Education Nominee Betsy DeVos Pledges to Support Public Schools
Donald Trump’s choice for Secretary of Education told a Senate committee yesterday (Tuesday) that she will work to see that charter schools are transparent and held accountable. State Impact Ohio’s Mark Urycki reports on the confirmation hearing for Betsy DeVos..
As in Ohio, charter schools in DeVos’s home state of Michigan have underperformed, with little oversight. Sheldon Whitehouse of Rhode Island worried the school choice advocate would promote charters and allow public schools to wither away.
“I think this is a good example of an issue that is best addressed at the state level by each state and acknowledge that each state will have unique circumstances in that regard.
Whitehouse: “The problems is it will be hard to address that at the state level if you make the federal Department of Education a crusader for moving kids to charter schools.”
DeVos told the committee she would only be a crusader for parents and students.
No one asked about DeVos’s PAC, All Children Matter, and its fine of over $5 million dollars for violating Ohio election laws in 2008. The PAC has never paid the fine and says it now has no money.
DeVos has yet to finish a review with the Office of Government Ethics.

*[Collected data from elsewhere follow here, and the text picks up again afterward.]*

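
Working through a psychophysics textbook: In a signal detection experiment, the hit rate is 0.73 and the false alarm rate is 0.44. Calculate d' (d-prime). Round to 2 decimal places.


d' = z(HR) - z(FAR)
z(0.73) = 0.6128
z(0.44) = -0.151
d' = 0.6128 - -0.151
= 0.76


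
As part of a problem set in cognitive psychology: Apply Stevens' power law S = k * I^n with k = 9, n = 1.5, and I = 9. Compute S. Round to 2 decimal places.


S = 9 * 9^1.5
9^1.5 = 27.0
S = 9 * 27.0
= 243.00


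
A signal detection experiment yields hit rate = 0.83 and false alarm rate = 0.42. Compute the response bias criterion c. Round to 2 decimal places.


c = -0.5 * (z(HR) + z(FAR))
z(0.83) = 0.9542
z(0.42) = -0.2019
c = -0.5 * (0.9542 + -0.2019)
= -0.5 * 0.7523
= -0.38


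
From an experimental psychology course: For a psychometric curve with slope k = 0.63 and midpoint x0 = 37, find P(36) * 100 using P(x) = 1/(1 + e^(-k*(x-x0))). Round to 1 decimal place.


P(x) = 1/(1 + e^(-0.63*(36 - 37)))
Exponent = -0.63 * -1 = 0.63
e^(0.63) = 1.877611
P = 1/(1 + 1.877611) = 0.34751
Percentage = 34.8


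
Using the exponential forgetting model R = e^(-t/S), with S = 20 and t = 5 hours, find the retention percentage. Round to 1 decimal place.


R = e^(-t/S)
-t/S = -5/20 = -0.25
R = e^(-0.25) = 0.778801
Percentage = 0.778801 * 100
= 77.9


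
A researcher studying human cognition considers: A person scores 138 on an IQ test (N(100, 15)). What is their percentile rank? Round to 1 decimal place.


z = (IQ - mean) / SD
z = (138 - 100) / 15 = 2.5333
Percentile = Phi(2.5333) * 100
Phi(2.5333) = 0.99435
= 99.4


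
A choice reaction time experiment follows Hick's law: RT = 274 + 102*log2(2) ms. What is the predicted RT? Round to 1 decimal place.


RT = 274 + 102 * log2(2)
log2(2) = 1.0
RT = 274 + 102 * 1.0
= 274 + 102.0
= 376.0 ms


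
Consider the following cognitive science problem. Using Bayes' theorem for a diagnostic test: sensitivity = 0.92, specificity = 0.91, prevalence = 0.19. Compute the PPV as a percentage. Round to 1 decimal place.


PPV = (sens * prev) / (sens * prev + (1-spec) * (1-prev))
Numerator = 0.92 * 0.19 = 0.1748
P(positive and no disease) = (1 - spec) * (1 - prev) = (1 - 0.91) * (1 - 0.19) = 0.0729
Denominator = 0.1748 + 0.0729 = 0.2477
PPV = 0.1748 / 0.2477 = 0.705692
As percentage = 70.6


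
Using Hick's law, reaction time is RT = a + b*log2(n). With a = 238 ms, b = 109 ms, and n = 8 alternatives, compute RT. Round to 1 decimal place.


RT = 238 + 109 * log2(8)
log2(8) = 3.0
RT = 238 + 109 * 3.0
= 238 + 327.0
= 565.0 ms


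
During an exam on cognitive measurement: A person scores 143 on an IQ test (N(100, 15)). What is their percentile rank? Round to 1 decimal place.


z = (IQ - mean) / SD
z = (143 - 100) / 15 = 2.8667
Percentile = Phi(2.8667) * 100
Phi(2.8667) = 0.997926
= 99.8


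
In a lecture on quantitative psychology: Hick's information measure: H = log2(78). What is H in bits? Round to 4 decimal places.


H = log2(n)
H = log2(78)
= 6.2854


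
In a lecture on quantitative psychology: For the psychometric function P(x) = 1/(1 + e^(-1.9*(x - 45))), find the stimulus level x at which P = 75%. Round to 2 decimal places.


At P = 0.75: 0.75 = 1/(1 + e^(-k*(x-x0)))
Solving: e^(-k*(x-x0)) = 1/3
x = x0 + ln(3)/k
ln(3) = 1.0986
x = 45 + 1.0986/1.9
= 45 + 0.5782
= 45.58


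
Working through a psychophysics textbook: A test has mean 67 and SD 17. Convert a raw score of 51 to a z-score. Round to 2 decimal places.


z = (X - mu) / sigma
= (51 - 67) / 17
= -16 / 17
= -0.94


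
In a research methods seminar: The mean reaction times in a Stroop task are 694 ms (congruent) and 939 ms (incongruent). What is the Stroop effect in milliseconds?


Stroop effect = RT(incongruent) - RT(congruent)
= 939 - 694
= 245 ms


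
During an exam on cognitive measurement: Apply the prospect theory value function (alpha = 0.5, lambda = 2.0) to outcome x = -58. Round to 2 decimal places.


Since x = -58 < 0, use v(x) = -lambda*(-x)^alpha
(-x) = 58
58^0.5 = 7.6158
v(-58) = -2.0 * 7.6158
= -15.23


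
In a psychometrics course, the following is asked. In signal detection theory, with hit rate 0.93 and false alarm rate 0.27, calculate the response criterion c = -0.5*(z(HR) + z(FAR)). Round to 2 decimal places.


c = -0.5 * (z(HR) + z(FAR))
z(0.93) = 1.4758
z(0.27) = -0.6128
c = -0.5 * (1.4758 + -0.6128)
= -0.5 * 0.863
= -0.43


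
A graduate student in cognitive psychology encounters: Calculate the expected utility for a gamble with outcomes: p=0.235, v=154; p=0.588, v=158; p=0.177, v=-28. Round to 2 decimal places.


EU = sum(p_i * v_i)
0.235 * 154 = 36.19
0.588 * 158 = 92.904
0.177 * -28 = -4.956
EU = 36.19 + 92.904 + -4.956
= 124.14


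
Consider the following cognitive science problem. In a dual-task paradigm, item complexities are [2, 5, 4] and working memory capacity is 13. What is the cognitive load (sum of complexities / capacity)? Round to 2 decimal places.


Total complexity = 2 + 5 + 4 = 11
Load = total / capacity = 11 / 13
= 0.85


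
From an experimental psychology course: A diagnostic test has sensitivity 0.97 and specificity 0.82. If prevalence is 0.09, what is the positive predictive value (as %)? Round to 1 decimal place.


PPV = (sens * prev) / (sens * prev + (1-spec) * (1-prev))
Numerator = 0.97 * 0.09 = 0.0873
P(positive and no disease) = (1 - spec) * (1 - prev) = (1 - 0.82) * (1 - 0.09) = 0.1638
Denominator = 0.0873 + 0.1638 = 0.2511
PPV = 0.0873 / 0.2511 = 0.34767
As percentage = 34.8


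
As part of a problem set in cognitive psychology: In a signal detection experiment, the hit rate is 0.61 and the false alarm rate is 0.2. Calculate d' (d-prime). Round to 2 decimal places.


d' = z(HR) - z(FAR)
z(0.61) = 0.2793
z(0.2) = -0.8416
d' = 0.2793 - -0.8416
= 1.12


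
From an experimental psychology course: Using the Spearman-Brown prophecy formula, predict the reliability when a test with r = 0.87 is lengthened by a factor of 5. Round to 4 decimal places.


r_new = n*r / (1 + (n-1)*r)
Numerator = 5 * 0.87 = 4.35
Denominator = 1 + 4 * 0.87 = 4.48
r_new = 4.35 / 4.48
= 0.9710


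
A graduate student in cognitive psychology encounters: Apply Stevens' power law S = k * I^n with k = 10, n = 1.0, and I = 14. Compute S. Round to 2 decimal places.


S = 10 * 14^1.0
14^1.0 = 14.0
S = 10 * 14.0
= 140.00


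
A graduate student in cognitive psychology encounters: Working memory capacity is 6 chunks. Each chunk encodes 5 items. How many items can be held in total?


Total items = chunks * items_per_chunk
= 6 * 5
= 30


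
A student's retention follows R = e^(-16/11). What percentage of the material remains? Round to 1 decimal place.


R = e^(-t/S)
-t/S = -16/11 = -1.454545
R = e^(-1.454545) = 0.233507
Percentage = 0.233507 * 100
= 23.4


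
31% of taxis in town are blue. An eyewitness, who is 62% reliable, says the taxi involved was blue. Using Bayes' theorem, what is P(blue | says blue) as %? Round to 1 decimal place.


P(blue | says blue) = P(says blue | blue)*P(blue) / [P(says blue | blue)*P(blue) + P(says blue | not blue)*P(not blue)]
Numerator = 0.62 * 0.31 = 0.1922
False identification = 0.38 * 0.69 = 0.2622
P = 0.1922 / (0.1922 + 0.2622)
= 0.1922 / 0.4544
As percentage = 42.3


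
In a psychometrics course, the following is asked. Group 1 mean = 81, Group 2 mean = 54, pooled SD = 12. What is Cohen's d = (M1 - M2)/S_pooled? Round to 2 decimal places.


Cohen's d = (M1 - M2) / S_pooled
= (81 - 54) / 12
= 27 / 12
= 2.25


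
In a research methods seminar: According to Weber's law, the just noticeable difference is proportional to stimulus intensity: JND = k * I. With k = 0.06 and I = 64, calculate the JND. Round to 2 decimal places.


JND = k * I
JND = 0.06 * 64
= 3.84


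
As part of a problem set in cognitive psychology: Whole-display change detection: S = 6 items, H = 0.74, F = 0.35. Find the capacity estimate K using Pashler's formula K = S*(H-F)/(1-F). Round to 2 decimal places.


K = S * (H - F) / (1 - F)
H - F = 0.39
1 - F = 0.65
K = 6 * 0.39 / 0.65
= 3.60


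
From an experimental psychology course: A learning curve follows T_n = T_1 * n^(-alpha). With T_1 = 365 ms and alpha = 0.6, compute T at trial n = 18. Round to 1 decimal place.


T_n = 365 * 18^(-0.6)
18^(-0.6) = 0.176537
T_n = 365 * 0.176537
= 64.4 ms


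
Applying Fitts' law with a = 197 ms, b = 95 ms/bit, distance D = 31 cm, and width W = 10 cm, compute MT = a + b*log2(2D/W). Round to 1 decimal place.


MT = 197 + 95 * log2(2*31/10)
2D/W = 6.2
log2(6.2) = 2.6323
MT = 197 + 95 * 2.6323
= 447.1 ms


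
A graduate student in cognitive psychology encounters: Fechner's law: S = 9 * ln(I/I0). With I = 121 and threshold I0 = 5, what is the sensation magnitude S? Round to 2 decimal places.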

Democrats wanted to know whether she would make policy that rewards one of the education-related businesses her family owns. But she promised to divest her holdings and resolve any conflicts.

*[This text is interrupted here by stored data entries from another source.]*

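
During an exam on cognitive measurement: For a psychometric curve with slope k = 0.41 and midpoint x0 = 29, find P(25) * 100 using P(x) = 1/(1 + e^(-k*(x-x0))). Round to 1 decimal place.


P(x) = 1/(1 + e^(-0.41*(25 - 29)))
Exponent = -0.41 * -4 = 1.64
e^(1.64) = 5.15517
P = 1/(1 + 5.15517) = 0.162465
Percentage = 16.2


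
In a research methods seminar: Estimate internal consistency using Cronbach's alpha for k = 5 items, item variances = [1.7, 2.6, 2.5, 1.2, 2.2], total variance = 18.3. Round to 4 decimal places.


alpha = (k/(k-1)) * (1 - sum(s_i^2)/s_total^2)
sum(item variances) = 10.2
k/(k-1) = 5/4 = 1.25
1 - 10.2/18.3 = 1 - 0.557377 = 0.442623
alpha = 1.25 * 0.442623
= 0.5533


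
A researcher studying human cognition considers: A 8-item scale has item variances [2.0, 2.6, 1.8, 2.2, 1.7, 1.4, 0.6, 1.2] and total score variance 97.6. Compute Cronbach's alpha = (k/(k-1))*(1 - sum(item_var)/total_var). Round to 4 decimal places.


alpha = (k/(k-1)) * (1 - sum(s_i^2)/s_total^2)
sum(item variances) = 13.5
k/(k-1) = 8/7 = 1.142857
1 - 13.5/97.6 = 1 - 0.13832 = 0.86168
alpha = 1.142857 * 0.86168
= 0.9848


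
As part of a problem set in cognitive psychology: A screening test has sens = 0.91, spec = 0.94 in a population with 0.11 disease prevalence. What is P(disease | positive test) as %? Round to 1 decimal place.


PPV = (sens * prev) / (sens * prev + (1-spec) * (1-prev))
Numerator = 0.91 * 0.11 = 0.1001
P(positive and no disease) = (1 - spec) * (1 - prev) = (1 - 0.94) * (1 - 0.11) = 0.0534
Denominator = 0.1001 + 0.0534 = 0.1535
PPV = 0.1001 / 0.1535 = 0.652117
As percentage = 65.2


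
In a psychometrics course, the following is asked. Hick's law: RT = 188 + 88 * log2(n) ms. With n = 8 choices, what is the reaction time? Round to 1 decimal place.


RT = 188 + 88 * log2(8)
log2(8) = 3.0
RT = 188 + 88 * 3.0
= 188 + 264.0
= 452.0 ms


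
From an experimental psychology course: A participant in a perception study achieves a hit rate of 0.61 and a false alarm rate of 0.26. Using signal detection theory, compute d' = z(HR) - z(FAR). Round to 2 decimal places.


d' = z(HR) - z(FAR)
z(0.61) = 0.2793
z(0.26) = -0.6433
d' = 0.2793 - -0.6433
= 0.92


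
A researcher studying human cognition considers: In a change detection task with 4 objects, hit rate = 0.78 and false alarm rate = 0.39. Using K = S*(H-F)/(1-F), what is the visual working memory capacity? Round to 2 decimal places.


K = S * (H - F) / (1 - F)
H - F = 0.39
1 - F = 0.61
K = 4 * 0.39 / 0.61
= 2.56


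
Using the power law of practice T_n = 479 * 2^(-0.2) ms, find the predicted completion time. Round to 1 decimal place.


T_n = 479 * 2^(-0.2)
2^(-0.2) = 0.870551
T_n = 479 * 0.870551
= 417.0 ms


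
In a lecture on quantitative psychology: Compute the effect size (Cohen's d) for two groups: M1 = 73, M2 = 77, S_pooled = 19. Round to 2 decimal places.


Cohen's d = (M1 - M2) / S_pooled
= (73 - 77) / 19
= -4 / 19
= -0.21


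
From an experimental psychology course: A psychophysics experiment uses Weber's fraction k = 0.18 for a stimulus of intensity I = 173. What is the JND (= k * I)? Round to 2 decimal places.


JND = k * I
JND = 0.18 * 173
= 31.14


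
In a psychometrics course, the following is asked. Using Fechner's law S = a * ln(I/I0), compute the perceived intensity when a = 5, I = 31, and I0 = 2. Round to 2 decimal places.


S = 5 * ln(31/2)
I/I0 = 15.5
ln(15.5) = 2.7408
S = 5 * 2.7408
= 13.70


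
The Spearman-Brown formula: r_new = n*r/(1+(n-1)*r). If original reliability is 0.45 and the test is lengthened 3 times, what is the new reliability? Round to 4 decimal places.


r_new = n*r / (1 + (n-1)*r)
Numerator = 3 * 0.45 = 1.35
Denominator = 1 + 2 * 0.45 = 1.9
r_new = 1.35 / 1.9
= 0.7105


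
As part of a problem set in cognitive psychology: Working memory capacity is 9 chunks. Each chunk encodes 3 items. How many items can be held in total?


Total items = chunks * items_per_chunk
= 9 * 3
= 27


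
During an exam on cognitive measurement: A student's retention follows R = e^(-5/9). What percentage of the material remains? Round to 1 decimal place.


R = e^(-t/S)
-t/S = -5/9 = -0.555556
R = e^(-0.555556) = 0.573753
Percentage = 0.573753 * 100
= 57.4


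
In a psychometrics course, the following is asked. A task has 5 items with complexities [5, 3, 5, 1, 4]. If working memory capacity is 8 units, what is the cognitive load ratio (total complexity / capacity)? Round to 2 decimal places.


Total complexity = 5 + 3 + 5 + 1 + 4 = 18
Load = total / capacity = 18 / 8
= 2.25


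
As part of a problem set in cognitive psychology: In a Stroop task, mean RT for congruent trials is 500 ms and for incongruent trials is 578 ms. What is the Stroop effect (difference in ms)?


Stroop effect = RT(incongruent) - RT(congruent)
= 578 - 500
= 78 ms


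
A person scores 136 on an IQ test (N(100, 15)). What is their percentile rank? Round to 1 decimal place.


z = (IQ - mean) / SD
z = (136 - 100) / 15 = 2.4
Percentile = Phi(2.4) * 100
Phi(2.4) = 0.991802
= 99.2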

Virginia Senator Tim Kaine wondered whether she could avoid making policy to profit Donald Trump’s businesses. DeVos said she was not familiar with Trump's financial holdings.
“I don’t have any of that information, Senator."
Kaine: “So I take it you won’t have any way of knowing when asked by the President to take official action in your capacity as Secretary how those actions might affect his personal financial situation.”
DeVos: “I’m not sure I can comment on that.”
Kaine: “And this isn’t theoretical. He owns a university.”
DeVos and fellow Republicans on the Senate committee used the phrase "one size doesn't fit all" to argue that the federal government should not dictate educational policy to the states. That same language was also used in a letter to the committee from 140 state legisators from all 50 states. That letter of support stated:
"Her support for an all-of-the-above approach to K-12 education – from charter schools, to public, private and online education – defines the school choice movement that has helped countless children across many of our states."
Among the signees are Ohio House Speaker Cliff Rosenberger and State Representatives Nirasj Antrani and Keith Faber.